Date Joined Jan 2006
Total Posts : 142
   Posted 1/22/2006 1:52 PM (GMT -7)   
obs ann, Thanks for that site.  That is exactly what is happening to me.  I can't drive yet because of the injuries and of course pain meds, but when I am a passenger I am so jumpy.  The kids laugh at me cuz everything around me makes me flinch.  My oldest wonders what I am going to do once I do start driving.  I have to admit I wonder myself.  The psych doc said I had PTSD after my mom was killed in a fire so I'm sure that an accident just 6 months later added to it.  Thanks for the info!

Motorcycle wreck 8-27-2004, 119 fx from right hip down to ankle, 9 surgeries so far.  I am Thankful to God that I am alive and still have my leg.
 
Ones who say it cannot be done should stop interupting those that are doing it.


obs ann
Veteran Member


Date Joined Jan 2006
Total Posts : 679
   Posted 1/22/2006 2:38 PM (GMT -7)   
Hi friend,
Yes, I posted further up that anyone going through all of that 'would' have a 'reaction'.

I came through PTSD, so there is hope. But you need to have patience.

I still think you're doing remarkably well for having gone through all of those things at once (and the on-going surgeries). That's what shows that you will be a 'survivor' ... your first post showed that.

Prayers for both you and your husband's health.
God Bless ya's real good !!!
Late Neuro-Lyme & CFIDS. 


Jules22871
Regular Member


Date Joined Jan 2006
Total Posts : 142
   Posted 1/22/2006 9:10 PM (GMT -7)   
obs ann,
Thanks for the encouragement! I know now that I will make it. In the begining I had no idea how I could or would though and I took it out on everyone that came near me. I really did not start to get better until I went on Zoloft and Elavil. I still have a really bad day now and then but mostly they are good days emotionally even if they aren't physically. I am lucky to have a wonderful suporting family that didn't give up on me. In fact I am going to lunch with my mother in law tomorrow and I can't wait!

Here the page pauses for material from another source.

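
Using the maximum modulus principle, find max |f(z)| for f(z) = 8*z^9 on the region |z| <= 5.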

Everyone have a great nite and please know that you are always in my thoughts and prayers.
Motorcycle wreck 8-27-2004, 119 fx from right hip down to ankle, 9 surgeries so far.  I am Thankful to God that I am alive and still have my leg.
 
Ones who say it cannot be done should stop interupting those that are doing it.


els
Veteran Member


Date Joined Oct 2005
Total Posts : 4031
   Posted 1/23/2006 9:03 AM (GMT -7)   

Hi Stillrecovering,  I know exactly what you mean.  This past October I was in the hospital in St. Louis getting ready to have my second surgery done on my pacemaker as I had pulled out the leads due to passing out (low blood pressure).  The hospital had not been giving me my meds for 3 days so I didnt have my Zoloft and was very cranky.  I was a total crab to my mom, who was and has always been there for me no matter what, I yelled at a physical therapist (this I dont regret so much tongue ).  I think I am better living on the antidepressants than not. 

~elisha 


Jules22871
Regular Member


Date Joined Jan 2006
Total Posts : 142
   Posted 1/25/2006 5:33 AM (GMT -7)   
You ever notice that alot of physical therapist really have no compassion. There I was, 9 after wmy wreck. I had surgery the day before on my leg and they were talking about putting a plate in my hip. SHe comes in and tells me the pain is in my head and I have ot get up and walk. I sai some very unchristian things to her. Talked to the doc later and she wasn't even supposed to be in there!
When I am going to the hospital I take all my meds with me, just in case they forget one. I don't take the pain meds though, It's to tempting when you are in a lot of pain.
Motorcycle wreck 8-27-2004, 119 fx from right hip down to ankle, 9 surgeries so far.  I am Thankful to God that I am alive and still have my leg.
 
Ones who say it cannot be done should stop interupting those that are doing it.